Tuesday, January 15, 2008

An Art Pilgrimage

By7 Upneet Pansare

Talk of the Jain community and the first thing likely to strike you is either the pious customs that they religiously follow or their expertise spanning across different kinds of businesses. But a visit to the Jain Pavillion at the NSE Grounds at Goregaon would enlighten you about the little-known glory of Jain art.

With over 150 intricately carved idols of Lord Mahavir made of precious and semi precious stones and a collection of Jain iconography, miniatures, wall paintings from different periods of history, the Jain Pavilion is part of the second Jain International Trade Organisation (JITO) conference which began on Thursday.
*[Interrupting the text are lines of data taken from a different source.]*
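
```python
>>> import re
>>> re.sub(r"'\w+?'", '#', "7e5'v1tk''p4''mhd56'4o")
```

Each match is replaced by '#'.

'7e5###4o'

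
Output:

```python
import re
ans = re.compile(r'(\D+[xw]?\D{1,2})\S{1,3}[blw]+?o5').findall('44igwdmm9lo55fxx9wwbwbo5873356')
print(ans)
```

This matches one or more of a non-digit, then optionally one of [xw], then 1 to 2 of a non-digit (captured); then 1 to 3 of a non-whitespace character, then one or more of one of [blw] (lazy), then the literal 'o5'.
Scanning left to right: at [2:12] match 'igwdmm9lo5', group 1 = 'igwdmm'; at [13:24] match 'fxx9wwbwbo5', group 1 = 'fxx'.
One capturing group, so `findall` returns just the captured substring from each match — 2 in all.

['igwdmm', 'fxx']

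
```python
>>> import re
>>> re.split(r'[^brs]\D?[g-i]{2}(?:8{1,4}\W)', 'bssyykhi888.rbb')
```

This matches any character except [brs], then optionally a non-digit, then exactly 2 of a character in [g-i]; then 1 to 4 of the literal '8', then a non-word character (non-capturing group).
Matches to split on: at [4:12] → 'ykhi888.'.
The string is cut at each match, leaving 2 pieces.

['bssy', 'rbb']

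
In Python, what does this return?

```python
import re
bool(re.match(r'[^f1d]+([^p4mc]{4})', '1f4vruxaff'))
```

False

`re.match` won't scan ahead — the pattern has to work from the very first character.
Here the string doesn't start with a match, so the call returns None, and `bool(None)` is False.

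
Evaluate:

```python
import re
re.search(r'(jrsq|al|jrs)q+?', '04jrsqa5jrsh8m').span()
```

(2, 6)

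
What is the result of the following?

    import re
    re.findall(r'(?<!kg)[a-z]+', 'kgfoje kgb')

The negative lookahead/lookbehind blocks any match where the forbidden context is present.
With no groups in the pattern, `findall` gives back each whole match — 2 here.

['kgfoje', 'kgb']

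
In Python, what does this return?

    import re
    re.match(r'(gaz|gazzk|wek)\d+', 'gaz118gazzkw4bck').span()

(0, 6)

`re.match` only tries the pattern at the start of the string.
The match spans [0:6] → 'gaz118'.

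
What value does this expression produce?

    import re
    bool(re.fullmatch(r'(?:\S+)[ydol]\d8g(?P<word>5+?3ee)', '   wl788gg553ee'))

False

`re.fullmatch` is like wrapping the pattern in `^…$` (in single-line mode).
Here the pattern can't cover the whole string, so the call returns None, and `bool(None)` is False.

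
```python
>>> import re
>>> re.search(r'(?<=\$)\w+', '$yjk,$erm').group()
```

'yjk'

The positive lookaround only admits positions where the adjacent text matches; those characters stay outside the span.
`search` walks the string left to right and returns the first match it finds.
The match spans [1:4] → 'yjk'.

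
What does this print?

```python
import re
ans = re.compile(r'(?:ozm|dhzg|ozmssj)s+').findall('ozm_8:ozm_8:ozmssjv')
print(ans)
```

`findall` yields the raw match text (1 of them) because the pattern has no groups.

['ozmss']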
The highlight of the Jain Pavilion is the 14.6 feet wide, 12.7 feet high, 5 feet deep ‘ Ashtapad’- the place where Tirthankar Adinath is believed to have attained nirvana, a location near the Mansarovar—carved in crystal and brought form Brazil, all 11.8 tonnes of it. “The Jain pratimas (idols) on display have been made by local artisans from Jaipur from various gemstones including emerald, ruby, aquamarine, tourmaline, amethyst, kunzite, smoky, rose quartz and malachite,” said Naresh Mohnot of Mohnot Gems. Reportedly, a Jain doctor (who does not wish to be named) residing in the US owns some of the idols. Once the exhibition ends, the idols will be transported back to his home in the US.

A unique section of the Jain Pavilion also houses photographs of sculptures, mantras, cosmology and paintings from all the tirths (prominent Jain pilgrimage centres) in India including Bundi, Vidarbha, Shravanbelagola, Surat, Kolkata , Jiyaganj, Azimgunj, Khajurao, Devgarh, Gwalior, Mathura, Chanderi. The sculptures date from 2nd Century AD to 15th Century AD. From a massive Shatranjay Patt (1641 AD) featuring Sahasrakoot (miniature painting of 1,024 tithankars) from Ahemdabad to the benevolent statue of Neminath in Shravanbelagola, the exhibition captured the attention of young and old visitors alike.

Rishabh Kothari, a college student and a first time visitor to the exhibition, said: “The Jain Pavillion is the only exhibition of its kind that I have been to. I am a devout Jain and I am proud to see the exquisite talent of the Jain artistes.”

For some like housewife Uma Shah, visiting the exhibition was like going on a pilgrimage. “Under one roof, I got to see all the tirths,” she said.

Organiser Nikhil Shah explained that last year too, there was a similar exhibition. “But this year, we have organized it on a much larger scale. We have also managed to get hold of photographs of the tirthankar head from Chanderi (Madhya Pradesh) and a rare 40 ft long Panchakalyanak Patt from Karanja (Maharashtra), both dating back to thousands of years.”